= Jordan Walker Ross =

American actor (born 1990)

Jordan Walker Ross (born 1990) is an American actor best known for portraying Little James in the Christian historical drama television series The Chosen.

== Early life ==
Walker Ross was born in Arlington, Texas in 1990. He was born two months premature. As a result, he has cerebral palsy, scoliosis and asthma. He was homeschooled and enrolled in public school in the ninth grade. He finished KD conservatory college of film and dramatic arts in 2010.

== Career ==
Walker Ross' first role was that of Tiny Tim in the local staging of Charles Dickens' A Christmas Carol. He played Mikel in Paramount+ western miniseries 1883 (2021-2022).
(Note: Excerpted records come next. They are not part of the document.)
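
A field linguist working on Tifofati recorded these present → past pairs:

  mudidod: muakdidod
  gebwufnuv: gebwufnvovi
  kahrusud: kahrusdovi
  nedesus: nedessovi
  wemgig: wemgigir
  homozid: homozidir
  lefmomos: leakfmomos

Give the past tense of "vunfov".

vuaknfov

homozid and kahrusud both end in -d yet inflect differently (homozidir, kahrusdovi), so the final letter is not what conditions the rule; the last vowel is.
"vunfov" has last vowel 'o'. The stems whose last vowel is 'o' (lefmomos → leakfmomos, mudidod → muakdidod) insert -ak- after the first vowel.
So vunfov → vuaknfov.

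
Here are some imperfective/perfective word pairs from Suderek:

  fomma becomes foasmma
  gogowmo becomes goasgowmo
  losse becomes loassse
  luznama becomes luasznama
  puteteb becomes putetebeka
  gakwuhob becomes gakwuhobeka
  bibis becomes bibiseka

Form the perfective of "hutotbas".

"hutotbas" ends in a consonant. The stems ending in a consonant (puteteb → putetebeka, gakwuhob → gakwuhobeka, bibis → bibiseka) add -eka.
So hutotbas → hutotbaseka.

hutotbaseka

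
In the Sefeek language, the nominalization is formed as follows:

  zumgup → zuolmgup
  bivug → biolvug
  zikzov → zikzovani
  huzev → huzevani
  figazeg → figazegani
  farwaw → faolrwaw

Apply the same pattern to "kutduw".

figazeg and bivug both end in -g yet inflect differently (figazegani, biolvug), so the final letter is not what conditions the rule; the last vowel is.
"kutduw" has last vowel 'u'. The stems whose last vowel is 'u' (zumgup → zuolmgup, bivug → biolvug) insert -ol- after the first vowel.
So kutduw → kuoltduw.

kuoltduw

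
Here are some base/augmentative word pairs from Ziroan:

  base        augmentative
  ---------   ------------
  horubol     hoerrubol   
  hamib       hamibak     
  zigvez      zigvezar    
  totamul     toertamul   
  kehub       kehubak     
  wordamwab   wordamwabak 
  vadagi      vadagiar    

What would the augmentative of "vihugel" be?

kehub and totamul both have last vowel 'u' yet inflect differently (kehubak, toertamul), so the last vowel is not what conditions the rule; the final letter is.
"vihugel" ends in -l. The stems ending in -l (totamul → toertamul, horubol → hoerrubol) insert -er- after the first vowel.
The other patterns: stems ending in -b add -ak; stems ending in -i or -z add -ar.
So vihugel → vierhugel.

vierhugel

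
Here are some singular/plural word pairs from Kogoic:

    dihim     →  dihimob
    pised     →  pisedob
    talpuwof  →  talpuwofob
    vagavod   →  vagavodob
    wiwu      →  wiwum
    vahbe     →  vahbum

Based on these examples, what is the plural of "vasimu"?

vasimum

vahbe and pised both have last vowel 'e' yet inflect differently (vahbum, pisedob), so the last vowel is not what conditions the rule; whether the stem ends in a vowel or a consonant is.
"vasimu" ends in a vowel. The stems ending in a vowel (vahbe → vahbum, wiwu → wiwum) drop the final letter and add -um.
The other pattern: stems ending in a consonant add -ob.
So vasimu → vasimum.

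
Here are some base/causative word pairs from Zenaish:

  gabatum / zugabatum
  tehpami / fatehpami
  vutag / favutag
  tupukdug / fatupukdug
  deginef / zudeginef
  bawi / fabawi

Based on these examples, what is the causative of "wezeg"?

fawezeg

"wezeg" ends in -g. The stems ending in -g (vutag → favutag, tupukdug → fatupukdug) add the prefix fa-.
The other pattern: stems ending in -f or -m add the prefix zu-.
So wezeg → fawezeg.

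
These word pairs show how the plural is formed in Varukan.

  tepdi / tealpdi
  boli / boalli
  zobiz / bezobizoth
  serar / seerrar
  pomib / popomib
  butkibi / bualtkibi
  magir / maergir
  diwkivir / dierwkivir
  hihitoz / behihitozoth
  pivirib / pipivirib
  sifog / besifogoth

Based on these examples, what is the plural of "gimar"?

pomib and diwkivir both have last vowel 'i' yet inflect differently (popomib, dierwkivir), so the last vowel is not what conditions the rule; the final letter is.
"gimar" ends in -r. The stems ending in -r (diwkivir → dierwkivir, magir → maergir, serar → seerrar) insert -er- after the first vowel.
The other patterns: stems ending in -b repeat the first consonant+vowel as a prefix; stems ending in -i insert -al- after the first vowel; stems ending in -g or -z add be- … -oth around the stem.
So gimar → giermar.

giermar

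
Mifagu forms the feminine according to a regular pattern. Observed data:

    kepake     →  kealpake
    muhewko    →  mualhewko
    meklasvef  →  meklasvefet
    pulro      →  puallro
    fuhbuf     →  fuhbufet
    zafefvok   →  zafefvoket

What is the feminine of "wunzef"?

zafefvok and pulro both have last vowel 'o' yet inflect differently (zafefvoket, puallro), so the last vowel is not what conditions the rule; whether the stem ends in a vowel or a consonant is.
"wunzef" ends in a consonant. The stems ending in a consonant (fuhbuf → fuhbufet, meklasvef → meklasvefet, zafefvok → zafefvoket) add -et.
The other pattern: stems ending in a vowel insert -al- after the first vowel.
So wunzef → wunzefet.

wunzefet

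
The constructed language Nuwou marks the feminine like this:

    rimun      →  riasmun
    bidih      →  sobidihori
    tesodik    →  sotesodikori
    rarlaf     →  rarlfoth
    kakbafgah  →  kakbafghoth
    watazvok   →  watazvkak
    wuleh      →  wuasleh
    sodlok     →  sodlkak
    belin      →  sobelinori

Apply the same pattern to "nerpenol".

nerpenlak

wuleh and bidih both end in -h yet inflect differently (wuasleh, sobidihori), so the final letter is not what conditions the rule; the last vowel is.
"nerpenol" has last vowel 'o'. The stems whose last vowel is 'o' (sodlok → sodlkak, watazvok → watazvkak) delete the last vowel and add -ak.
So nerpenol → nerpenlak.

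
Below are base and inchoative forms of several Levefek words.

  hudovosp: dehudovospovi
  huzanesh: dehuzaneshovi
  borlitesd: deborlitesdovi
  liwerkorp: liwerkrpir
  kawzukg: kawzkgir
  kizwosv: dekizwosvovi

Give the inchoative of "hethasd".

hudovosp and liwerkorp both end in -p yet inflect differently (dehudovospovi, liwerkrpir), so the final letter is not what conditions the rule; the second-to-last letter is.
"hethasd" has second-to-last letter 's'. The stems whose second-to-last letter is 's' (huzanesh → dehuzaneshovi, hudovosp → dehudovospovi, kizwosv → dekizwosvovi) add de- … -ovi around the stem.
The other pattern: stems whose second-to-last letter is 'k' or 'r' delete the last vowel and add -ir.
So hethasd → dehethasdovi.

dehethasdovi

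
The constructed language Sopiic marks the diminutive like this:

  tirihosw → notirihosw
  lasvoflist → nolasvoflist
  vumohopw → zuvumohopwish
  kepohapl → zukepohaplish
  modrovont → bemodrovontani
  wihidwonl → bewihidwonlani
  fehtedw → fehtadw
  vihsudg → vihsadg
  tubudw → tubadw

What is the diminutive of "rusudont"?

berusudontani

tirihosw and vumohopw both end in -w yet inflect differently (notirihosw, zuvumohopwish), so the final letter is not what conditions the rule; the second-to-last letter is.
"rusudont" has second-to-last letter 'n'. The stems whose second-to-last letter is 'n' (modrovont → bemodrovontani, wihidwonl → bewihidwonlani) add be- … -ani around the stem.
So rusudont → berusudontani.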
He played Captain La Force in a historical feature film Washington's Armor: The Journey (2022). He said that his role of Little James in The Chosen came at the perfect time because he didn't have a job for at least four years. He had a role in the Christian science fiction thriller film The Shift (2023), written and directed by Brock Heasley.
Jordan is the host of the podcast What’s Your Limp?.

== Personal life ==
Walker Ross is married to Stacy Ross. The couple has three children. He has a cerebral palsy, scoliosis and asthma, which he testified about in the media. According to his words, he was a subject of bullying. His health condition negatively affected his acting career. He said that he was surprised when Dallas Jenkins asked him to make his own disability part of the The Chosen character. Since then, he advocates for visibility of disabilities and tries to inspire others. Jordan is the grandson of actor Barry Corbin.